1.Caused by SSLError(SSLError(1, '[SSL: CERTIFICATE_VERIFY_FAILED] certificate verify failed (_ssl.c:8....


解决:


pip3 install --upgrade certifi 

open /Applications/Python 3.6/Install Certificates.command


例子代码:


import asyncio, time

from pyppeteer import launch


async def main():

    browser = await launch(headless=False, dumpio=True, autoClose=False,

                           args=['--no-sandbox', '--window-size=1920,1080', '--disable-infobars'])   # 进入有头模式

    page = await browser.newPage()           # 打开新的标签页

    await page.setViewport({'width': 1920, 'height': 1080})      # 页面大小一致

    await page.goto('https://www.baidu.com/?tn=99669880_hao_pg') # 访问主页


    # evaluate()是执行js的方法,js逆向时如果需要在浏览器环境下执行js代码的话可以利用这个方法

    # js为设置webdriver的值,防止网站检测

    await page.evaluate('''() =>{ Object.defineProperties(navigator,{ webdriver:{ get: () => false } }) }''')

    # await page.screenshot({'path': './1.jpg'})   # 截图保存路径


    page_text = await page.content()   # 获取网页源码

    print(page_text)

    time.sleep(1)

asyncio.get_event_loop().run_until_complete(main()) #调用




import asyncio

from pyppeteer import launch



async def main():

    # headless参数设为False,则变成有头模式

    # Pyppeteer支持字典和关键字传参,Puppeteer只支持字典传参

    

    # 指定引擎路径

    # exepath = r'C:\Users\Administrator\AppData\Local\pyppeteer\pyppeteer\local-chromium\575458\chrome-win32/chrome.exe'

    # browser = await launch({'executablePath': exepath, 'headless': False, 'slowMo': 30})

    

    browser = await launch(

        # headless=False,

        {'headless': False}

    )


    page = await browser.newPage()


    # 设置页面视图大小

    await page.setViewport(viewport={'width': 1280, 'height': 800})


    # 是否启用JS,enabled设为False,则无渲染效果

    await page.setJavaScriptEnabled(enabled=True)

    # 超时间见 1000 毫秒

    res = await page.goto('https://www.toutiao.com/', options={'timeout': 1000})

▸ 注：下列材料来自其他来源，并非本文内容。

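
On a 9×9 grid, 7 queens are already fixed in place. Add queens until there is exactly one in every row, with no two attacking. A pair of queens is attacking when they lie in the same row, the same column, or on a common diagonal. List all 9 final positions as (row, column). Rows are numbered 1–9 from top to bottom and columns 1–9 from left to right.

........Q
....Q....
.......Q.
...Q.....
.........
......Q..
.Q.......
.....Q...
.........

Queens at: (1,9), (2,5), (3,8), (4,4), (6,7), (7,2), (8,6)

(1,9) (2,5) (3,8) (4,4) (5,1) (6,7) (7,2) (8,6) (9,3)

Row 5: attacked by (1,9)→{5,9}; (2,5)→{2,5,8}; (3,8)→{6,8}; (4,4)→{3,4,5}; (6,7)→{6,7,8}; (7,2)→{2,4}; (8,6)→{3,6,9}. Safe: 1. Place at column 1.
Row 9: attacked by (1,9)→{1,9}; (2,5)→{5}; (3,8)→{2,8}; (4,4)→{4,9}; (5,1)→{1,5}; (6,7)→{4,7}; (7,2)→{2,4}; (8,6)→{5,6,7}. Safe: 3. Place at column 3.
Columns [9, 5, 8, 4, 1, 7, 2, 6, 3], r−c [-8, -3, -5, 0, 4, -1, 5, 2, 6], r+c [10, 7, 11, 8, 6, 13, 9, 14, 12] are all distinct, so no two queens attack.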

    resp_headers = res.headers  # 响应头

    resp_status = res.status  # 响应状态

    

    # 等待

    await asyncio.sleep(2)

    # 第二种方法,在while循环里强行查询某元素进行等待

    while not await page.querySelector('.t'):

        pass

    # 滚动到页面底部

    await page.evaluate('window.scrollBy(0, document.body.scrollHeight)')

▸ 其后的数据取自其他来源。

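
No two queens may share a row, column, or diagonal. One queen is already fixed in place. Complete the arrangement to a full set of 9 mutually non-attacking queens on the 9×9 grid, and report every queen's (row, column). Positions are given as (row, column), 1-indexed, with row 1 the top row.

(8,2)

(1,1) (2,4) (3,8) (4,3) (5,9) (6,7) (7,5) (8,2) (9,6)

Row 1: attacked by (8,2)→{2,9}. Safe: 1, 3, 4, 5, 6, 7, 8. Place at column 1.
Row 2: attacked by (1,1)→{1,2}; (8,2)→{2,8}. Safe: 3, 4, 5, 6, 7, 9. Place at column 4.
Row 3: attacked by (1,1)→{1,3}; (2,4)→{3,4,5}; (8,2)→{2,7}. Safe: 6, 8, 9. Place at column 8.
Row 4: attacked by (1,1)→{1,4}; (2,4)→{2,4,6}; (3,8)→{7,8,9}; (8,2)→{2,6}. Safe: 3, 5. Place at column 3.
Row 5: attacked by (1,1)→{1,5}; (2,4)→{1,4,7}; (3,8)→{6,8}; (4,3)→{2,3,4}; (8,2)→{2,5}. Safe: 9. Place at column 9.
Row 6: attacked by (1,1)→{1,6}; (2,4)→{4,8}; (3,8)→{5,8}; (4,3)→{1,3,5}; (5,9)→{8,9}; (8,2)→{2,4}. Safe: 7. Place at column 7.
Row 7: attacked by (1,1)→{1,7}; (2,4)→{4,9}; (3,8)→{4,8}; (4,3)→{3,6}; (5,9)→{7,9}; (6,7)→{6,7,8}; (8,2)→{1,2,3}. Safe: 5. Place at column 5.
Row 9: attacked by (1,1)→{1,9}; (2,4)→{4}; (3,8)→{2,8}; (4,3)→{3,8}; (5,9)→{5,9}; (6,7)→{4,7}; (7,5)→{3,5,7}; (8,2)→{1,2,3}. Safe: 6. Place at column 6.
Columns [1, 4, 8, 3, 9, 7, 5, 2, 6], r−c [0, -2, -5, 1, -4, -1, 2, 6, 3], r+c [2, 6, 11, 7, 14, 13, 12, 10, 15] are all distinct, so no two queens attack.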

    await asyncio.sleep(2)

    # 截图 保存图片

    await page.screenshot({'path': 'toutiao.png'})


    # 打印页面cookies

    print(await page.cookies())


    """  打印页面文本 """

    # 获取所有 html 内容

    print(await page.content())


    # 在网页上执行js 脚本

    dimensions = await page.evaluate(pageFunction='''() => {

            return {

                width: document.documentElement.clientWidth,  // 页面宽度

                height: document.documentElement.clientHeight,  // 页面高度

                deviceScaleFactor: window.devicePixelRatio,  // 像素比 1.0000000149011612

            }

        }''', force_expr=False)  # force_expr=False  执行的是函数

    print(dimensions)


    #  只获取文本  执行 js 脚本  force_expr  为 True 则执行的是表达式

    content = await page.evaluate(pageFunction='document.body.textContent', force_expr=True)

    print(content)


    # 打印当前页标题

    print(await page.title())


    # 抓取新闻内容  可以使用 xpath 表达式

    """

    # Pyppeteer 三种解析方式

    Page.querySelector()  # 选择器

    Page.querySelectorAll()

    Page.xpath()  # xpath  表达式

    # 简写方式为:

    Page.J(), Page.JJ(), and Page.Jx()

    """

    element = await page.querySelector(".feed-infinite-wrapper > ul>li")  # 纸抓取一个

    print(element)

    # 获取所有文本内容  执行 js

    content = await page.evaluate('(element) => element.textContent', element)

    print(content)


    # elements = await page.xpath('//div[@class="title-box"]/a')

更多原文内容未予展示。